WASHINGTON — Vice President Kamala Harris is set to make her first visit to the southern border since entering the 2024 race, as she aims to attack former President Donald Trump on an issue central to his campaign.

Harris will visit a border city in Arizona on Friday, her campaign announced Wednesday. A campaign aide said she will highlight Trump’s role in derailing a bipartisan border deal on Capitol Hill this year.

Immigration and border security are a weak spot for Harris.
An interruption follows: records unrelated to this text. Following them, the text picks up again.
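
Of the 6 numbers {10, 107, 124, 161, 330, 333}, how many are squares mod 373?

(10/373) = +1 → QR.
(107/373) = +1 → QR.
(124/373) = +1 → QR.
(161/373) = -1 → non-residue.
(330/373) = -1 → non-residue.
(333/373) = +1 → QR.
Total quadratic residues among the 6: 4.

4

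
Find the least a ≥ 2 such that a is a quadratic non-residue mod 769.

(2/769) = +1, so 2 is a residue.
(3/769) = +1, so 3 is a residue.
(4/769) = +1, so 4 is a residue.
(5/769) = +1, so 5 is a residue.
(6/769) = +1, so 6 is a residue.
(7/769) = −1, so 7 is the smallest positive non-residue mod 769.

7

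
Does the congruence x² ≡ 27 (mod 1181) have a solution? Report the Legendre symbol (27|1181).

Euler's criterion: (27/1181) ≡ 27^590 (mod 1181).
27^2 ≡ 729 (mod 1181)
27^4 ≡ 1172 (mod 1181)
27^8 ≡ 81 (mod 1181)
27^16 ≡ 656 (mod 1181)
27^32 ≡ 452 (mod 1181)
27^64 ≡ 1172 (mod 1181)
27^128 ≡ 81 (mod 1181)
27^256 ≡ 656 (mod 1181)
27^512 ≡ 452 (mod 1181)
27^590 = 27^(512+64+8+4+2) ≡ 1180 (mod 1181).
Result is 1180 ≡ −1, so (27/1181) = −1.

-1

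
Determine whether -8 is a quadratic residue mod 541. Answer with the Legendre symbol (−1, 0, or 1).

First reduce: -8 ≡ 533 (mod 541).
Reciprocity: 533 ≡ 1 and 541 ≡ 1 (mod 4), so (533/541) = +(541/533).
Reduce top mod 533: now compute (8/533).
Pull out 2^3: since 533 ≡ 5 (mod 8), (2/533) = -1, so (2/533)^3 = -1.
Reached (1/533) = 1. Collecting the sign flips along the way, the symbol is -1.

-1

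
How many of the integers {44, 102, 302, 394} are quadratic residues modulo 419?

(44/419) = -1 → non-residue.
(102/419) = +1 → QR.
(302/419) = -1 → non-residue.
(394/419) = -1 → non-residue.
Total quadratic residues among the 4: 1.

1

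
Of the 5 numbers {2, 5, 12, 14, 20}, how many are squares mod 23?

(2/23) = +1 → QR.
(5/23) = -1 → non-residue.
(12/23) = +1 → QR.
(14/23) = -1 → non-residue.
(20/23) = -1 → non-residue.
Total quadratic residues among the 5: 2.

2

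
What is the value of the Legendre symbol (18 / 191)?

Pull out 2: since 191 ≡ 7 (mod 8), (2/191) = +1.
Reciprocity: 9 ≡ 1 and 191 ≡ 3 (mod 4), so (9/191) = +(191/9).
Reduce top mod 9: now compute (2/9).
Pull out 2: since 9 ≡ 1 (mod 8), (2/9) = +1.
Reached (1/9) = 1. Collecting the sign flips along the way, the symbol is +1.

1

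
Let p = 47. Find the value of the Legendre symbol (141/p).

0

First reduce: 141 ≡ 0 (mod 47).
Top reduces to 0: gcd > 1, so the symbol is 0.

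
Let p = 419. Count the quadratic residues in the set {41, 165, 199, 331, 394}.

(41/419) = +1 → QR.
(165/419) = -1 → non-residue.
(199/419) = +1 → QR.
(331/419) = -1 → non-residue.
(394/419) = -1 → non-residue.
Total quadratic residues among the 5: 2.

2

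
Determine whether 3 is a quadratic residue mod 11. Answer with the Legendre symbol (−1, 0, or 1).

1

Euler's criterion: (3/11) ≡ 3^5 (mod 11).
3^2 ≡ 9 (mod 11)
3^4 ≡ 4 (mod 11)
3^5 = 3^(4+1) ≡ 1 (mod 11).
Result is 1, so (3/11) = 1.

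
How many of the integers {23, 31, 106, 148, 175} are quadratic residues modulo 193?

3

(23/193) = +1 → QR.
(31/193) = +1 → QR.
(106/193) = -1 → non-residue.
(148/193) = -1 → non-residue.
(175/193) = +1 → QR.
Total quadratic residues among the 5: 3.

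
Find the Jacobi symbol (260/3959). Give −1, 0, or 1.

-1

Pull out 2^2: since 3959 ≡ 7 (mod 8), (2/3959) = +1, so (2/3959)^2 = +1.
Reciprocity: 65 ≡ 1 and 3959 ≡ 3 (mod 4), so (65/3959) = +(3959/65).
Reduce top mod 65: now compute (59/65).
Reciprocity: 59 ≡ 3 and 65 ≡ 1 (mod 4), so (59/65) = +(65/59).
Reduce top mod 59: now compute (6/59).
Pull out 2: since 59 ≡ 3 (mod 8), (2/59) = -1.
Reciprocity: 3 ≡ 3 and 59 ≡ 3 (mod 4), so (3/59) = −(59/3).
Reduce top mod 3: now compute (2/3).
Pull out 2: since 3 ≡ 3 (mod 8), (2/3) = -1.
Reached (1/3) = 1. Collecting the sign flips along the way, the symbol is -1.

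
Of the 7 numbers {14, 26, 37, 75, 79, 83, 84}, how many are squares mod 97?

(14/97) = -1 → non-residue.
(26/97) = -1 → non-residue.
(37/97) = -1 → non-residue.
(75/97) = +1 → QR.
(79/97) = +1 → QR.
(83/97) = -1 → non-residue.
(84/97) = -1 → non-residue.
Total quadratic residues among the 7: 2.

2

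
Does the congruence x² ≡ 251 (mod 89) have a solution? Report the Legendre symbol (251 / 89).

1

Euler's criterion: (251/89) ≡ 73^44 (mod 89).
73^2 ≡ 78 (mod 89)
73^4 ≡ 32 (mod 89)
73^8 ≡ 45 (mod 89)
73^16 ≡ 67 (mod 89)
73^32 ≡ 39 (mod 89)
73^44 = 73^(32+8+4) ≡ 1 (mod 89).
Result is 1, so (251/89) = 1.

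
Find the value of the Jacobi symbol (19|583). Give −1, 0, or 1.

1

Reciprocity: 19 ≡ 3 and 583 ≡ 3 (mod 4), so (19/583) = −(583/19).
Reduce top mod 19: now compute (13/19).
Reciprocity: 13 ≡ 1 and 19 ≡ 3 (mod 4), so (13/19) = +(19/13).
Reduce top mod 13: now compute (6/13).
Pull out 2: since 13 ≡ 5 (mod 8), (2/13) = -1.
Reciprocity: 3 ≡ 3 and 13 ≡ 1 (mod 4), so (3/13) = +(13/3).
Reduce top mod 3: now compute (1/3).
Reached (1/3) = 1. Collecting the sign flips along the way, the symbol is +1.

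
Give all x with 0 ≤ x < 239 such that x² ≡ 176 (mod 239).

43, 196

Since 239 ≡ 3 (mod 4), a square root of 176 is 176^((239+1)/4) = 176^60 mod 239.
Repeated squaring: 176^2≡145, 176^4≡232, 176^8≡49, 176^16≡11, 176^32≡121 (mod 239).
176^60 = 176^(32+16+8+4) ≡ 196 (mod 239).
Check: 196² = 38416 ≡ 176 (mod 239). The two roots are 43 and 196.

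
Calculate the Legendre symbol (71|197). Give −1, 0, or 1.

Euler's criterion: (71/197) ≡ 71^98 (mod 197).
71^2 ≡ 116 (mod 197)
71^4 ≡ 60 (mod 197)
71^8 ≡ 54 (mod 197)
71^16 ≡ 158 (mod 197)
71^32 ≡ 142 (mod 197)
71^64 ≡ 70 (mod 197)
71^98 = 71^(64+32+2) ≡ 196 (mod 197).
Result is 196 ≡ −1, so (71/197) = −1.

-1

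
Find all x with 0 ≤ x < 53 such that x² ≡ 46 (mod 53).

53 ≡ 1 (mod 4), so we find a root by search.
Trying successive values, 24² = 576 ≡ 46 (mod 53). The other root is 53 − 24 = 29.

24, 29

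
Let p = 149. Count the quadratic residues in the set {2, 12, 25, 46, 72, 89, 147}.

2

(2/149) = -1 → non-residue.
(12/149) = -1 → non-residue.
(25/149) = +1 → QR.
(46/149) = +1 → QR.
(72/149) = -1 → non-residue.
(89/149) = -1 → non-residue.
(147/149) = -1 → non-residue.
Total quadratic residues among the 7: 2.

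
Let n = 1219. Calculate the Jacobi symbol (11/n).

-1

Reciprocity: 11 ≡ 3 and 1219 ≡ 3 (mod 4), so (11/1219) = −(1219/11).
Reduce top mod 11: now compute (9/11).
Reciprocity: 9 ≡ 1 and 11 ≡ 3 (mod 4), so (9/11) = +(11/9).
Reduce top mod 9: now compute (2/9).
Pull out 2: since 9 ≡ 1 (mod 8), (2/9) = +1.
Reached (1/9) = 1. Collecting the sign flips along the way, the symbol is -1.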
Polls often show her trailing Trump on this issue, and Trump has repeatedly criticized her record in the Biden administration.

Her campaign wants to highlight her previous work in this area while simultaneously portraying Trump as “dangerous.”

“As a former attorney general of a border state, she took on transnational gangs and criminal organizations that smuggle drugs, weapons and people. She has long believed that we need an immigration system that is safe, fair, orderly and humane — a stark contrast to the divisive and dangerous policies of Donald Trump,” a Harris campaign official said in a statement about the visit.

Harris will discuss “how she is pushing through the strongest bipartisan border security plan in a generation,” the aide said.

When Harris discusses border and immigration issues during her campaign, she often points to how Trump pressured Republicans in Congress to block a bipartisan border security bill that would have addressed many of the issues he criticizes.

The measure would allow the White House to close the border if too many migrants try to cross, and would raise the standard for “credible fear” in asylum applications, leading to more funding for Border Patrol and deportation flights.

“Donald Trump got wind of the bill, realized it would solve an issue that he was campaigning on, and said they should kill the bill, not put it up for a vote,” Harris said in an interview with MSNBC’s Stephanie Ruhle on Wednesday. “He killed a bill that would have been a solution, because he wanted to campaign on an issue, rather than solve an issue.”

Harris has promised that if elected, she will revive and sign the bill.

Trump has made the border and immigration a central issue in his presidential bid, visiting the southern border several times during the campaign. He also has a history of using derogatory language to describe migrants, calling them “animals,” comparing them to the fictional cannibal Hannibal Lecter and making baseless claims that they take “black jobs.” In recent days, he has spread lies about Haitian immigrants who are legally resident in Springfield, Ohio.

Trump has characterized Harris in speeches as weak on the border. He said Tuesday on Truth Social that Harris went to the border “for political reasons.”

“She is trying to fool the public by pretending she has done a good job at the border when in reality she has destroyed the foundation of our country,” he wrote in a post that also misrepresented the number of migrants entering the country.

Friday’s visit to Douglas, Arizona, is Harris’ second trip to the southern border during her term as vice president. Her first trip was to El Paso, Texas, in June 2021.

An NBC News poll conducted this month found that 54% of registered voters think Trump would do a better job of securing the border and controlling immigration. 33% said the same about Harris.

At the same time, the poll found that 57% of registered voters think Harris would treat immigrants better and protect immigrant rights, while 29% said Trump would be better.

NBC News reported in August that shelters along the southern border and in some major cities have seen a sharp drop in migrants seeking shelter in recent months. In June, Border Patrol agents apprehended the lowest monthly number of migrants crossing the southern border since President Joe Biden took office.